Tuesday, May 1, 2018

If Pension Age is Raised, Russian Unemployment will Jump and Older Workers will Suffer, Experts Say


Paul Goble

            Staunton, May 1 – Actual unemployment in Russia is already close to 10 percent, twice what officials concede (kasparov.ru/material.php?id=5AE0D8975BBD8); but if as seems increasingly likely, Moscow raises the retirement age, unemployment will skyrocket and become truly horrific, according to experts.

            But the overall unemployment figure will pale compared to that of older workers who already find it difficult to compete for jobs requiring more technological savvy and now will not be able to get a pension until much later.  They will suffer more than other groups, and the government needs to take measures to help them, specialists say.

            Moscow economist Andrey Gudkov tells Irina Khmara of Svobodnaya pressa that if the pension age is increased as now seems likely, “the unemployment problem will become more serious: there will be more people seeking jobs, pay will drop, and the basis for social protests and labor conflicts increase (svpressa.ru/society/article/199218/).

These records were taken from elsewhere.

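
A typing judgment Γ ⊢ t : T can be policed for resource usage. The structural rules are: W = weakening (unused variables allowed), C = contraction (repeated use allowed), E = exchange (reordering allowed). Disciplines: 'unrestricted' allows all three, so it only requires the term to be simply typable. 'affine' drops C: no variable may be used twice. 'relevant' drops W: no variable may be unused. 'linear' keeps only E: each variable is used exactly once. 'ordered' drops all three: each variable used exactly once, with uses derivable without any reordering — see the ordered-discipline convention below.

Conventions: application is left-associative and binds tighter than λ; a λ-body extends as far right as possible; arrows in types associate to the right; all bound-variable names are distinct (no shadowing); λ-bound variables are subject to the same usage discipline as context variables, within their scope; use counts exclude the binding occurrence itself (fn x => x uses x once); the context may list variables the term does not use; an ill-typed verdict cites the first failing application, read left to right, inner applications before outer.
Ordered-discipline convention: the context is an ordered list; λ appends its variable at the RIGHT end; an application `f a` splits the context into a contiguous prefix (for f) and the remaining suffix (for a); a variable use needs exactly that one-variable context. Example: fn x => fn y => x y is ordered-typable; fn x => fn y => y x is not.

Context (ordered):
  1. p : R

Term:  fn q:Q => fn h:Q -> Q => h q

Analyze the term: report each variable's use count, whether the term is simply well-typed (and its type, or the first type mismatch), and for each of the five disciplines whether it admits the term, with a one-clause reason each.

variable uses: p=0; q (λ-bound)=1; h (λ-bound)=1
left-to-right use order: h, q
typing: ✓ — Q -> (Q -> Q) -> Q
ordered: ✗, p left unused
linear: ✗, p left unused
affine: ✓, p, q, h: no repeats, contraction unneeded
relevant: ✗, p left unused
unrestricted: ✓, type-checks (Q -> (Q -> Q) -> Q) and nothing is barred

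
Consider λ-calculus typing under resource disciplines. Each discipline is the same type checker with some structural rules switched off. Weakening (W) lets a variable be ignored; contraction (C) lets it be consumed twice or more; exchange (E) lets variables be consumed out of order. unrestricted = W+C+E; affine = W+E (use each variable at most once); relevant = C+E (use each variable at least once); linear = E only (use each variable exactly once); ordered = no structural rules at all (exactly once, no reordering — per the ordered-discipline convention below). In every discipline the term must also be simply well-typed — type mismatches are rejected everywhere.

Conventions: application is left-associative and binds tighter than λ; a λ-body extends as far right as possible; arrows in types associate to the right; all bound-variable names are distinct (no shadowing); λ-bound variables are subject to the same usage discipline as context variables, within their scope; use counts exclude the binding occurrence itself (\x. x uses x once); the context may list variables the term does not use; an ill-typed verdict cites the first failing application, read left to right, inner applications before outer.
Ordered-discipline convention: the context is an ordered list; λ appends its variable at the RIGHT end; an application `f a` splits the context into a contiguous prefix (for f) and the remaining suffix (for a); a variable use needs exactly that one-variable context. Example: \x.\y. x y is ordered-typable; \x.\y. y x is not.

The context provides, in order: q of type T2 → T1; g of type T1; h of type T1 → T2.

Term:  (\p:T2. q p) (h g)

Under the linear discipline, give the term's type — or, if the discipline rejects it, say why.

term : T1
usage: q: 1×; g: 1×; h: 1×; p (λ-bound): 1×
order of uses: q, p, h, g
typing: the term checks, with type T1
per-discipline verdicts: ordered ✗ | linear ✓ | affine ✓ | relevant ✓ | unrestricted ✓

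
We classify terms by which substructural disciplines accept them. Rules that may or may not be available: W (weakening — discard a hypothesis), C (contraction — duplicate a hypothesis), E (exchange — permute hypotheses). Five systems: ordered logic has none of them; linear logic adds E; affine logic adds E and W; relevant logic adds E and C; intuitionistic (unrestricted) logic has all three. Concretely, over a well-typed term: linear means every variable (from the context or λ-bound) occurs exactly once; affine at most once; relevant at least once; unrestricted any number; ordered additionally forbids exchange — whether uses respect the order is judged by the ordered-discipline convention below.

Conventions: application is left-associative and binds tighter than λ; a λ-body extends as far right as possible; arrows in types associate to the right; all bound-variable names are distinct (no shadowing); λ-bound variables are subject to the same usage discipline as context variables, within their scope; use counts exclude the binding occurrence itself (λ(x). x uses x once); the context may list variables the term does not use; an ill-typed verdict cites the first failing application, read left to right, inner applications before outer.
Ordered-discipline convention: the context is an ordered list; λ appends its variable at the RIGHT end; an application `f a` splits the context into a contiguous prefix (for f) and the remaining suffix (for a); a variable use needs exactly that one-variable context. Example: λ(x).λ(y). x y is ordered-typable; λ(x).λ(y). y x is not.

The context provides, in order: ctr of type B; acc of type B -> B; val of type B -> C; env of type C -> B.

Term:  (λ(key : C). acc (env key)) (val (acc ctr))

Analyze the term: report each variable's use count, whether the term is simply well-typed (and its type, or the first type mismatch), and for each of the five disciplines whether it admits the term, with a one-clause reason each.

usage: ctr ×1, acc ×2, val ×1, env ×1, key (λ-bound) ×1
uses in reading order: acc, env, key, val, acc, ctr
typing: the term checks, with type B
ordered: ✗ — repeated use of acc ×2
linear: ✗ — repeated use of acc ×2
affine: ✗ — repeated use of acc ×2
relevant: ✓ — every one of ctr, acc, val, env, key appears
unrestricted: ✓ — simply typable at B; W, C, E all held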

                Moreover, he says, raising the pension age in Russia is “in sharp conflict with the idea of accelerating technological progress and the construction of a digital economy.”  The experience of France in the 1990s is instructive, Gudkov says. There young people often couldn’t find jobs until their late 20s, and the economy didn’t benefit from their advanced technological skills.

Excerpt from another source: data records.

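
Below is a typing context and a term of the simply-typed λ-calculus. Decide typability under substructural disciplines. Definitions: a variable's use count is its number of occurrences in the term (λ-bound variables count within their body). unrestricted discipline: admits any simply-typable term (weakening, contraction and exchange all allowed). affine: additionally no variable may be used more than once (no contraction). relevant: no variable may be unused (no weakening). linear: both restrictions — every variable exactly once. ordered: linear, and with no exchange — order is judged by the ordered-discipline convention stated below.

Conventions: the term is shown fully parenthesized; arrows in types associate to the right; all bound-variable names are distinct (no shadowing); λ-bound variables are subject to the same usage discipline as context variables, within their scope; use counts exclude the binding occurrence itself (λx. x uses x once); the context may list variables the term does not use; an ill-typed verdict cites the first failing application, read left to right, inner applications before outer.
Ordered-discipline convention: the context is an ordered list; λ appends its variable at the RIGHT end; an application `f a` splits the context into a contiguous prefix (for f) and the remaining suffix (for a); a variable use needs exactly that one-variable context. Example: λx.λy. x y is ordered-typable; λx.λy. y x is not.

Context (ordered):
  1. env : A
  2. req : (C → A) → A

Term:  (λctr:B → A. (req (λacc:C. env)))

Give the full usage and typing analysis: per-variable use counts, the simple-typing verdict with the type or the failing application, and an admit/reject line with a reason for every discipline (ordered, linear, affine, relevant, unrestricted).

usage: env ×1, req ×1, ctr (λ-bound) ×0, acc (λ-bound) ×0
order of uses: req, env
typing: the term checks, with type (B → A) → A
ordered: ✗ — unused: ctr, acc — weakening required
linear: ✗ — unused: ctr, acc — weakening required
affine: ✓ — env, req, ctr, acc: no repeats, contraction unneeded
relevant: ✗ — unused: ctr, acc — weakening required
unrestricted: ✓ — well-typed at (B → A) → A; no restrictions here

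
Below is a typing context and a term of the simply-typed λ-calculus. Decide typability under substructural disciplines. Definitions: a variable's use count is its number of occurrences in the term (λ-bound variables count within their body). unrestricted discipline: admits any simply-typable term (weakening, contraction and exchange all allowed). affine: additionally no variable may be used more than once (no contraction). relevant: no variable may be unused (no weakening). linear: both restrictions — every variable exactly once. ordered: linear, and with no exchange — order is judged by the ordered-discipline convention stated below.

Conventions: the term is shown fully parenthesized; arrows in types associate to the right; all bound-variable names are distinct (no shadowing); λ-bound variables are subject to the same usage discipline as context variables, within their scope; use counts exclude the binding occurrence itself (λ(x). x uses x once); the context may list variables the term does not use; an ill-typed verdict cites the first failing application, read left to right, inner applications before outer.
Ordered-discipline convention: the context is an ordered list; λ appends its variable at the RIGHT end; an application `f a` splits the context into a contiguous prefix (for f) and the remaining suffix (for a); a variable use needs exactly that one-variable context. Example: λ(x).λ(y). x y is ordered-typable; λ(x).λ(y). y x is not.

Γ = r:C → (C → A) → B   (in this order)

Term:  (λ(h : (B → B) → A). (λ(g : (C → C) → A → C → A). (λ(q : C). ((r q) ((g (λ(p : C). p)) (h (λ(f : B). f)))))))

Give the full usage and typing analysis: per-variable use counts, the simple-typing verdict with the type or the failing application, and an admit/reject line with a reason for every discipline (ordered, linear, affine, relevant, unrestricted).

usage: r ×1; h [bound] ×1; g [bound] ×1; q [bound] ×1; p [bound] ×1; f [bound] ×1
uses in reading order: r, q, g, p, h, f
typing: well-typed — term : ((B → B) → A) → ((C → C) → A → C → A) → C → B
ordered ✗ (use order r, q, g, p, h, f needs exchange)
linear ✓ (r, h, g, q, p, f: one use apiece)
affine ✓ (no duplicate uses among r, h, g, q, p, f)
relevant ✓ (none of r, h, g, q, p, f goes unused)
unrestricted ✓ (well-typed at ((B → B) → A) → ((C → C) → A → C → A) → C → B; no restrictions here)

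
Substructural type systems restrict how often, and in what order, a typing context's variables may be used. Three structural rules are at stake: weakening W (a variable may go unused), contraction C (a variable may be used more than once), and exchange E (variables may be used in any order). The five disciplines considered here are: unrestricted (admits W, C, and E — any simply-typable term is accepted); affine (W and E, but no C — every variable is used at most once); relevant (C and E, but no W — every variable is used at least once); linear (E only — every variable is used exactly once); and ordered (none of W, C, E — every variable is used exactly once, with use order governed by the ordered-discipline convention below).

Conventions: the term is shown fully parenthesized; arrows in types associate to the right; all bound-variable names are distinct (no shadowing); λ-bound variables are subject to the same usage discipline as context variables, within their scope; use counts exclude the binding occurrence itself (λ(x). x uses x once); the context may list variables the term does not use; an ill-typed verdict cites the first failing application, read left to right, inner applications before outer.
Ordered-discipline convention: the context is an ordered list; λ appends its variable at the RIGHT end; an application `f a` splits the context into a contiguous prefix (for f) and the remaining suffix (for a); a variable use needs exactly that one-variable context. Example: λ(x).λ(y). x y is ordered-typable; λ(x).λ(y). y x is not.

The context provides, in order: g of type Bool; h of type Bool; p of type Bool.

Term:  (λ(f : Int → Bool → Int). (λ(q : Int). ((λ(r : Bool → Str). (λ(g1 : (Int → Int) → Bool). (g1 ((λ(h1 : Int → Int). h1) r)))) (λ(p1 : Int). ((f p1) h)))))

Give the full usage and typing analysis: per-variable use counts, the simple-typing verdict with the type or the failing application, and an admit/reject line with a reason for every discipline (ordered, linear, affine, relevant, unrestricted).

use counts: g=0, h=1, p=0, f [bound]=1, q [bound]=0, r [bound]=1, g1 [bound]=1, h1 [bound]=1, p1 [bound]=1
order of uses: g1, h1, r, f, p1, h
typing: ill-typed: an application expects Int → Int but receives Bool → Str
ordered: ✗, the type mismatch rejects it
linear: ✗, not simply typable
affine: ✗, fails simple typing
relevant: ✗, a type mismatch blocks all five
unrestricted: ✗, the type mismatch rejects it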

            “The very same thing can happen in Russia as well,” the economist suggests.

            Already now, he points out, “half of the graduates of higher educational institutions can’t find work in the professions for which they were trained.” They don’t get jobs that they could if older workers were able to retire sooner and thus can’t contribute to the technological development of the Russian economy.

            Russia must boost its unemployment compensation, Gudkov say, or face a social explosion if the retirement age goes up.  In Europe, unemployed people receive 40 percent or so of their employed incomes. But in Russia, that figure is ten percent, something no one can live on for long.

            Official claims that unemployment now is five percent can’t be believed, he continues. Not only is the rate higher but it ignores the fact that without social supports, many Russians are forced to take jobs outside of the fields they are prepared for in order to have some income. That imposes an enormous social cost on the society.

            If one measures unemployment in terms of the jobs people are prepared for but can’t get, it is already “colossal,” Gudkov says.  And he points out that there is a reason for significant underreporting of the real rates here: “Many agree to work without entries in their work books because they consider work below their qualifications as something shameful.”